Can you tell us what you do and how you came to be doing it?
I grow, harvest and sell seeds from heirloom vegetables and edible flowers. Besides that I facilitate urban farming projects and workshops about gardening. This year I am starting up a new seed garden in Lejre, Denmark, where I will bring it all together by growing seeds and inviting locals and tourists to taste and see the great diversity of our heirloom vegetables. Varieties that you cannot buy in the supermarket and that are in danger of being forgotten and disappearing. I very much look forward to see the results of this project!
I studied to be a chef but chose to become an architect instead, and used to work with city planning. When I got my own garden I found out how nice it is to be working with plants, so I found a way to work with that.
If you had one piece of advice or wisdom to pass on to your younger self, what would it be?
Life is long and don’t be afraid of choosing the wrong direction. I have come to use many of my educations and experiences in what I do today. All the sideways are valuable.
What is it about slow living and the simple life that you find appealing?
It makes me reflect on how I spend my time and I try to balance work, family and spare time in a way that makes me able to keep up.
How can we counter the pulls of content-sharing and curating images of our lives with the need for being in the moment?

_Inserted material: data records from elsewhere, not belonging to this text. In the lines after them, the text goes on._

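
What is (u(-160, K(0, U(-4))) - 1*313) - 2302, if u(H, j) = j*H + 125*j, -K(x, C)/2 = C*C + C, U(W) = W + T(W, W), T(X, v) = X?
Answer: 1305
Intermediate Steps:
U(W) = 2*W (U(W) = W + W = 2*W)
K(x, C) = -2*C - 2*C² (K(x, C) = -2*(C*C + C) = -2*(C² + C) = -2*(C + C²) = -2*C - 2*C²)
u(H, j) = 125*j + H*j (u(H, j) = H*j + 125*j = 125*j + H*j)
(u(-160, K(0, U(-4))) - 1*313) - 2302 = ((-2*2*(-4)*(1 + 2*(-4)))*(125 - 160) - 1*313) - 2302 = (-2*(-8)*(1 - 8)*(-35) - 313) - 2302 = (-2*(-8)*(-7)*(-35) - 313) - 2302 = (-112*(-35) - 313) - 2302 = (3920 - 313) - 2302 = 3607 - 2302 = 1305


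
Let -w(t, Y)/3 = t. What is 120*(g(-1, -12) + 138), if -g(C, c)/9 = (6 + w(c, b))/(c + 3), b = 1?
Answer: 21600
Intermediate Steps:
w(t, Y) = -3*t
g(C, c) = -9*(6 - 3*c)/(3 + c) (g(C, c) = -9*(6 - 3*c)/(c + 3) = -9*(6 - 3*c)/(3 + c))
120*(g(-1, -12) + 138) = 120*(27*(-2 - 12)/(3 - 12) + 138) = 120*(27*(-14)/(-9) + 138) = 120*(27*(-1/9)*(-14) + 138) = 120*(42 + 138) = 120*180 = 21600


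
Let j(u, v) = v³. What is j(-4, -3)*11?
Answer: -297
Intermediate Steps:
j(-4, -3)*11 = (-3)³*11 = -27*11 = -297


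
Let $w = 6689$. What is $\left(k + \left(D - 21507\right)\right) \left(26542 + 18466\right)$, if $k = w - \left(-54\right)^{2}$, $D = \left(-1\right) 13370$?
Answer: $-1399928832$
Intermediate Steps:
$D = -13370$
$k = 3773$ ($k = 6689 - \left(-54\right)^{2} = 6689 - 2916 = 3773$)
$\left(k + \left(D - 21507\right)\right) \left(26542 + 18466\right) = \left(3773 - 34877\right) \left(26542 + 18466\right) = \left(3773 - 34877\right) 45008 = \left(-31104\right) 45008 = -1399928832$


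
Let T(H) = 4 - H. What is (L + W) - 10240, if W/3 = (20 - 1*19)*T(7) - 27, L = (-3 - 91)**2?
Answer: -1494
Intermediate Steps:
L = 8836 (L = (-94)**2 = 8836)
W = -90 (W = 3*((20 - 1*19)*(4 - 1*7) - 27) = 3*((20 - 19)*(4 - 7) - 27) = 3*(1*(-3) - 27) = 3*(-3 - 27) = 3*(-30) = -90)
(L + W) - 10240 = (8836 - 90) - 10240 = 8746 - 10240 = -1494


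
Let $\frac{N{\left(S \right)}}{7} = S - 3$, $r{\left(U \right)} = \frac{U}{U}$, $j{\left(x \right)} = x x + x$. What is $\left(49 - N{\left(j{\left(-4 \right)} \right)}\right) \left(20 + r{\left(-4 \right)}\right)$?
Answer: $-294$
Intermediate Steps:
$j{\left(x \right)} = x + x^{2}$ ($j{\left(x \right)} = x^{2} + x = x + x^{2}$)
$r{\left(U \right)} = 1$
$N{\left(S \right)} = -21 + 7 S$ ($N{\left(S \right)} = 7 \left(S - 3\right) = 7 \left(-3 + S\right) = -21 + 7 S$)
$\left(49 - N{\left(j{\left(-4 \right)} \right)}\right) \left(20 + r{\left(-4 \right)}\right) = \left(49 - \left(-21 + 7 \left(- 4 \left(1 - 4\right)\right)\right)\right) \left(20 + 1\right) = \left(49 - \left(-21 + 7 \left(\left(-4\right) \left(-3\right)\right)\right)\right) 21 = \left(49 - \left(-21 + 7 \cdot 12\right)\right) 21 = \left(49 - \left(-21 + 84\right)\right) 21 = \left(49 - 63\right) 21 = \left(-14\right) 21 = -294$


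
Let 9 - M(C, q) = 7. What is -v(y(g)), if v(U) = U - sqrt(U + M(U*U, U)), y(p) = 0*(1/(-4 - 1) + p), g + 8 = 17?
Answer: sqrt(2) ≈ 1.4142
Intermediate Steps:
g = 9 (g = -8 + 17 = 9)
M(C, q) = 2 (M(C, q) = 9 - 1*7 = 9 - 7 = 2)
y(p) = 0 (y(p) = 0*(1/(-5) + p) = 0*(-1/5 + p) = 0)
v(U) = U - sqrt(2 + U) (v(U) = U - sqrt(U + 2) = U - sqrt(2 + U))
-v(y(g)) = -(0 - sqrt(2 + 0)) = -(0 - sqrt(2)) = -(-1)*sqrt(2) = sqrt(2)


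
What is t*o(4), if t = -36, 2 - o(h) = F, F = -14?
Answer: -576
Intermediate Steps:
o(h) = 16 (o(h) = 2 - 1*(-14) = 2 + 14 = 16)
t*o(4) = -36*16 = -576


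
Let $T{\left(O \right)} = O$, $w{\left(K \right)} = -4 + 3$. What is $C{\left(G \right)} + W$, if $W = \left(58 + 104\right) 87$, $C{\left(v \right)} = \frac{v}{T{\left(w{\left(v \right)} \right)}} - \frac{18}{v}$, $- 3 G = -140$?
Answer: $\frac{2949859}{210} \approx 14047.0$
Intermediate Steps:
$G = \frac{140}{3}$ ($G = \left(- \frac{1}{3}\right) \left(-140\right) = \frac{140}{3} \approx 46.667$)
$w{\left(K \right)} = -1$
$C{\left(v \right)} = - v - \frac{18}{v}$ ($C{\left(v \right)} = \frac{v}{-1} - \frac{18}{v} = v \left(-1\right) - \frac{18}{v} = - v - \frac{18}{v}$)
$W = 14094$ ($W = 162 \cdot 87 = 14094$)
$C{\left(G \right)} + W = \left(\left(-1\right) \frac{140}{3} - \frac{18}{\frac{140}{3}}\right) + 14094 = \left(- \frac{140}{3} - \frac{27}{70}\right) + 14094 = - \frac{9881}{210} + 14094 = \frac{2949859}{210}$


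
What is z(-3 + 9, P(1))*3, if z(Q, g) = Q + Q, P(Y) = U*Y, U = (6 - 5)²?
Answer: 36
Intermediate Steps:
U = 1 (U = 1² = 1)
P(Y) = Y (P(Y) = 1*Y = Y)
z(Q, g) = 2*Q
z(-3 + 9, P(1))*3 = (2*(-3 + 9))*3 = (2*6)*3 = 12*3 = 36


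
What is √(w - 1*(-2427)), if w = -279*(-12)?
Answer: 5*√231 ≈ 75.993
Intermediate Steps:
w = 3348
√(w - 1*(-2427)) = √(3348 - 1*(-2427)) = √(3348 + 2427) = √5775 = 5*√231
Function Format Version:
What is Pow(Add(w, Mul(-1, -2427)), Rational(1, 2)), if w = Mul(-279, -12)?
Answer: Mul(5, Pow(231, Rational(1, 2))) ≈ 75.993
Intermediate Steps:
w = 3348
Pow(Add(w, Mul(-1, -2427)), Rational(1, 2)) = Pow(Add(3348, Mul(-1, -2427)), Rational(1, 2)) = Pow(Add(3348, 2427), Rational(1, 2)) = Pow(5775, Rational(1, 2)) = Mul(5, Pow(231, Rational(1, 2)))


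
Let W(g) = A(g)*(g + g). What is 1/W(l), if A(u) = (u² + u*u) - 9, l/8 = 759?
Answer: 1/895478631696 ≈ 1.1167e-12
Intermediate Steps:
l = 6072 (l = 8*759 = 6072)
A(u) = -9 + 2*u² (A(u) = (u² + u²) - 9 = 2*u² - 9 = -9 + 2*u²)
W(g) = 2*g*(-9 + 2*g²) (W(g) = (-9 + 2*g²)*(g + g) = (-9 + 2*g²)*(2*g) = 2*g*(-9 + 2*g²))
1/W(l) = 1/(-18*6072 + 4*6072³) = 1/(-109296 + 4*223869685248) = 1/(-109296 + 895478740992) = 1/895478631696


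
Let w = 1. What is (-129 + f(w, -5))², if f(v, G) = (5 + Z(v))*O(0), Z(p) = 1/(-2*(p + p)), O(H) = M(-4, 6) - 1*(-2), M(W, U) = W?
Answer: 76729/4 ≈ 19182.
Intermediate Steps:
O(H) = -2 (O(H) = -4 - 1*(-2) = -4 + 2 = -2)
Z(p) = -1/(4*p) (Z(p) = 1/(-4*p) = -1/(4*p))
f(v, G) = -10 + 1/(2*v) (f(v, G) = (5 - 1/(4*v))*(-2) = -10 + 1/(2*v))
(-129 + f(w, -5))² = (-129 + (-10 + (½)/1))² = (-129 + (-10 + (½)*1))² = (-129 + (-10 + ½))² = (-129 - 19/2)² = (-277/2)² = 76729/4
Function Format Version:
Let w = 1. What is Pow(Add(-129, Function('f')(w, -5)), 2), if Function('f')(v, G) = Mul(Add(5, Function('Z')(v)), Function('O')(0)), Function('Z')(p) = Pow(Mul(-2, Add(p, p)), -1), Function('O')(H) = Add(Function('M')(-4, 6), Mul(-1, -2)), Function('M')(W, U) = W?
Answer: Rational(76729, 4) ≈ 19182.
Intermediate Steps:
Function('O')(H) = -2 (Function('O')(H) = Add(-4, Mul(-1, -2)) = Add(-4, 2) = -2)
Function('Z')(p) = Mul(Rational(-1, 4), Pow(p, -1)) (Function('Z')(p) = Pow(Mul(-2, Mul(2, p)), -1) = Pow(Mul(-4, p), -1) = Mul(Rational(-1, 4), Pow(p, -1)))
Function('f')(v, G) = Add(-10, Mul(Rational(1, 2), Pow(v, -1))) (Function('f')(v, G) = Mul(Add(5, Mul(Rational(-1, 4), Pow(v, -1))), -2) = Add(-10, Mul(Rational(1, 2), Pow(v, -1))))
Pow(Add(-129, Function('f')(w, -5)), 2) = Pow(Add(-129, Add(-10, Mul(Rational(1, 2), Pow(1, -1)))), 2) = Pow(Add(-129, Add(-10, Mul(Rational(1, 2), 1))), 2) = Pow(Add(-129, Add(-10, Rational(1, 2))), 2) = Pow(Add(-129, Rational(-19, 2)), 2) = Pow(Rational(-277, 2), 2) = Rational(76729, 4)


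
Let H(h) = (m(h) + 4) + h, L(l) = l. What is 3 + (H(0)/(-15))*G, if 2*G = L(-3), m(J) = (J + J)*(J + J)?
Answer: 17/5 ≈ 3.4000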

I get knowledge and inspiration when sharing my interests with others, but I also put the phone away when I am with my famly and friends.
Who inspires you?
Carolyn Steele for her work on how food shapes our cities; the books by Michael Pollan on the intersection of food, culture and nature; Eating Animals by Jonathan Safran Foer; and nature. I get inspiration for garden designs when I look at the variety of shapes and details in every plant and in nature in general. I also like to experiment with cooking, for example fermentation, and I get inspired to try new ways when I use heirloom vegetables because the variation is so wide.
What are your essential homeware items/ things you couldn’t do without?
All my potted plants and my fireplace.
What would you like to be doing in 10 years’ time?
In ten years I really want to be doing the same as now. Being in my garden, collecting seeds and finding new (old) interesting seeds in the Nordic Seed Bank and trying them out in the garden to see if they are tasty or interesting in other ways.
8. What’s the wildest thing you’ve ever done?
To follow my heart and intuition and make my own living.
Thanks so much for your wisdom and inspiration Signe, we have loved having you!